What does the law care for the weak and the vanquished? the strong alone, they say, it wishes to perpetuate.
Pity and justice are human inventions, and will never triumph until they have been slowly assimilated by the human mind to the matter of which it is made.
They suffered, they longed for happiness—beneath that mystery-laden spring sky. They awaited the coming of their joy, they summoned their every hope, and they gazed at the dark horizon, at the desert, where the tracts of sand shone like mirrors among the dark reeds, and the ponds glistening with salt between the black lines of tamarisks. They gazed upon the boundless expanse in which they seemed lost, and where, nevertheless, they felt that they alone were an epitome of everything; they listened, without hearing them, to the unending noises of the island,—the murmuring of the water, the rustling of the reeds, the waving foliage, the growling of wandering beasts, the distant roaring of two rolling rivers and a restless sea;—and this combined voice of the whole island formed a fitting accompaniment, by reason of the extent and number of the sounds that composed it, to the silent twinkling of the stars, that no one hears.
There was in the park, invisible to them at that hour, a foreign tree, on which the flowers could be seen, by daylight, opening with a slight noise. They sometimes amused themselves by watching that tree, said to have come from Syria. A slight report, as if muffled, and a tiny cloud, of very powerful odor, would issue from the bursting cell. The tree continued, during the night, to send out its dust of passions in quest of prey, and its strange perfume was wafted upward to the lovers.
They trembled with joy at the slightest contact with each other.
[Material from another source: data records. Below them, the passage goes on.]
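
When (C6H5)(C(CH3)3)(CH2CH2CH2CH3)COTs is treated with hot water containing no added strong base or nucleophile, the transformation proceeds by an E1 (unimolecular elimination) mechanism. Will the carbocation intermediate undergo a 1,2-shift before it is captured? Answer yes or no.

no

The first-formed carbocation is tertiary.
No single 1,2-shift to an adjacent carbon would produce a more-substituted cation than the one already present, so no rearrangement occurs.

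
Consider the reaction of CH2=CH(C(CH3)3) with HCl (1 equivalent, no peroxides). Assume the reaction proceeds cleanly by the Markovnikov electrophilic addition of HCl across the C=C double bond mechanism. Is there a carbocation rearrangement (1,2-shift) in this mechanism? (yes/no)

yes

The first-formed carbocation is secondary.
The adjacent tert-butyl carbon has no hydrogen but bears methyl groups; migration of one methyl with its bonding pair (a 1,2-methyl shift) places the charge on a tertiary centre.
Tertiary is more stable than secondary, so the shift occurs.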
Ah! if she could but have given him, on that beautiful May evening, all the love his lusty youth demanded; if he could but have felt her clinging lips melt beneath his burning ones, upon that lofty terrace overlooking the rounded tops of the huge trees in the park, beneath that dark star-spangled sky, doubtless his little betrothed would have remained sole mistress of his heart!
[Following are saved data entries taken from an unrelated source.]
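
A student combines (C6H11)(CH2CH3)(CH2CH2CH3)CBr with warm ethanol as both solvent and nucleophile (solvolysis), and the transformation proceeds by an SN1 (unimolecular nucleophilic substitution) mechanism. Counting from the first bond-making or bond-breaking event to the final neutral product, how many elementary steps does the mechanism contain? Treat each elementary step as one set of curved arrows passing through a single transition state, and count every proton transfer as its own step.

3

Step 1: The C–Br bond breaks with both electrons going to the bromide; Br⁻ leaves and a tertiary carbocation remains.
(No 1,2-shift: no single shift to an adjacent carbon would give a more stable cation.)
Step 2: CH3CH2OH donates an oxygen lone pair into the empty p orbital of the cation, giving a protonated ether (an oxonium ion).
Step 3: Proton transfer from the O–H of the oxonium ion to a solvent molecule delivers the neutral ether.
Total: 3 elementary steps.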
But there were too many obstacles between Livette and Renaud; and as he struggled virtuously to keep away from her, his thoughts flew off to the other.
And Livette was already conscious of the heartache of the deserted lover. All the broad expanse of level country that her eyes knew so well, and that she felt about her in the darkness, suddenly seemed empty to her, a desert in very truth, and thereby to resemble her own heart. And softly, silently, she began to weep,—whereupon one of the great farm dogs, her favorite, who had been seeking her in every direction, came up to her and licked her hand as it hung at her side.
And down yonder, far down above the dark line of the sea, Renaud, meanwhile, fancied that he saw a naked woman’s form emerge from the water, and await his coming, suspended in mid-air, or standing on the surface of the waves.